A team like the Red Sox has underplayed where Zips thought they would be. This is a reflection of both over-expectations on the part of Zips, but also new expectations that the team will not be as good offensively as thought going forward. This is one example, but it would be foolish to use pre-season Zips as a reasoning for why you think the Red Sox offense will improve. That may come to pass, but this is a team, as currently constructed, that you should not expect to hit for average or power nearly as well as was thought coming into the season. From time to time expectations must be adjusted to account for the most recent data which should be carrying the more weight, pound for pound.
The last tab of the workbook titled, “New Line” uses these statistics to derive a new expected slash line, wOBA, and a very buggy wRC+ projection that doesn’t include league differences. You’re probably right when you say that Joey Butler will not go on to hit .330/.362/.520 the rest of the way, but you’d be just as right to argue that he’s also not going to put up his Zips-projected line of .225/.306/.328 that was based on a dozen plate appearances and heavy regression (as well as the secret sauce that Dan Szymborski ladles oh so well). We can have new expectation that takes both of these things into account that sees him putting up a line of .260/.311/.392 the rest of the way. I think most Rays fans would find that acceptable from a guy that had never even heard of coming into the season.

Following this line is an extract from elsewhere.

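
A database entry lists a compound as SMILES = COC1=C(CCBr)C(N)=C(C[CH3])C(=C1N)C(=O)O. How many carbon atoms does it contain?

12

Count every carbon token in the SMILES (each C, including those in ring-closure positions and inside branches).
Carbon count: 12.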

Butler is but one example for why we need to be taking recent performance into account when projection how a player or a team will play going forward. When I update this in a month we’ll have an even better estimate of how the player/team will do over the rest of the season and so on. Those that carry a big microphone in this industry would do well to take some of these things into account going forward if they’d like to be taken seriously, because we know more today than we knew yesterday and tomorrow will be more of the same. Use that information! Don’t stare it in the face and deny it’s existence.